Mas voltemos à minha mãe, à minha infiel Trudy, cujos braços e seios cor da polpa de maçã e olhos verdes desejo profundamente conhecer, cuja inexplicável necessidade de Claude antecede meu primeiro clarão de consciência, meu primordial ser, e que frequentemente fala com ele, e ele com ela, em sussurros na cama, em sussurros nos restaurantes, em sussurros na cozinha, como se ambos suspeitassem de que úteros têm ouvidos.

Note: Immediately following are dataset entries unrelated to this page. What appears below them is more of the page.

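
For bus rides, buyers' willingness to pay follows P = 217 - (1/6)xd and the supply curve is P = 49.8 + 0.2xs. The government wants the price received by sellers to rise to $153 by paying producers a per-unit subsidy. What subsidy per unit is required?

Required subsidy s = $22 per unit

At a seller price of 153, quantity supplied is -249 + 5·153 = 516.
Buyers absorb 516 only when they pay Pb = 217 − (1/6)·516 = 131.
s = Ps − Pb = 153 − 131 = 22.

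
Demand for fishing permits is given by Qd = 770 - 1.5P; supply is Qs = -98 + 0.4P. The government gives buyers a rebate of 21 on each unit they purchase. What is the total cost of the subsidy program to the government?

Government cost = 36456/19

Pre-subsidy: 770 - 1.5P = -98 + 0.4P gives P* = 8680/19, Q* = 1610/19.
With the rebate, buyers effectively pay Pb = Ps − 21, where Ps is the price sellers receive.
Demand in terms of Ps becomes Qd = 770 − 1.5(Ps − 21) = 801.5 - 1.5Ps. Setting this equal to supply: 801.5 - 1.5Ps = -98 + 0.4Ps, so Ps = 8995/19.
Buyers pay Pb = 8995/19 − 21 = 8596/19; Q' = -98 + 0.4·(8995/19) = 1736/19.
Government outlay = subsidy × quantity = 21 × 1736/19 = 36456/19.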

Eu costumava pensar que a discrição deles se devia apenas à natural intimidade amorosa. Mas agora tenho certeza. Eles evitam usar suas cordas vocais porque estão planejando um acontecimento tétrico. Se der errado, eu os ouvi dizer, suas vidas estarão arruinadas. Acreditam que, se vão seguir 17 em frente, devem agir depressa, logo. Dizem um ao outro para serem calmos e pacientes, lembram um ao outro do custo que o fracasso do plano representaria, de que há várias etapas, que uma deve estar ligada à anterior, que se uma única falhar todas falharão “como lâmpadas velhas de árvores de Natal” — comparação incompreensível feita por Claude, que raramente diz alguma coisa obscura. O que eles pretendem fazer os repugna e amedronta, e nunca falam da coisa diretamente. Em vez disso, envoltos em sussurros, trocam elipses, eufemismos, aporias, depois dão tossidinhas e mudam de assunto.

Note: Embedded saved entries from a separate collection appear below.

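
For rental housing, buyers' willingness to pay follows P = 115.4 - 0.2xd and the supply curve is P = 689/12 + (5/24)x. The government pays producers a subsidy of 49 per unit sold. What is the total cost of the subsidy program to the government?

Government cost = 12838

Pre-subsidy: 115.4 - 0.2x = 689/12 + (5/24)x gives x* = 142 and P* = 87.
With the subsidy, sellers receive Ps = Pb + 49 for each unit, where Pb is the price buyers pay.
On the curves, Pb = 115.4 - 0.2x and Ps = 689/12 + (5/24)x; the wedge Ps − Pb = 49 gives 689/12 + (5/24)x − (115.4 - 0.2x) = 49, so x' = 262.
Then Pb = 115.4 − 0.2·262 = 63 and Ps = 689/12 + (5/24)·262 = 112.
Government outlay = subsidy × quantity = 49 × 262 = 12838.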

Numa noite quente e irrequieta da semana passada, quando achei que os dois dormiam havia muito tempo, minha mãe disse de repente na escuridão, duas horas antes de o sol nascer de acordo com o relógio do escritório de meu pai no andar de baixo, “Não podemos fazer isso”.
E de pronto Claude disse num tom de voz normal: “Podemos”. E depois de um instante de reflexão: “Podemos, sim”.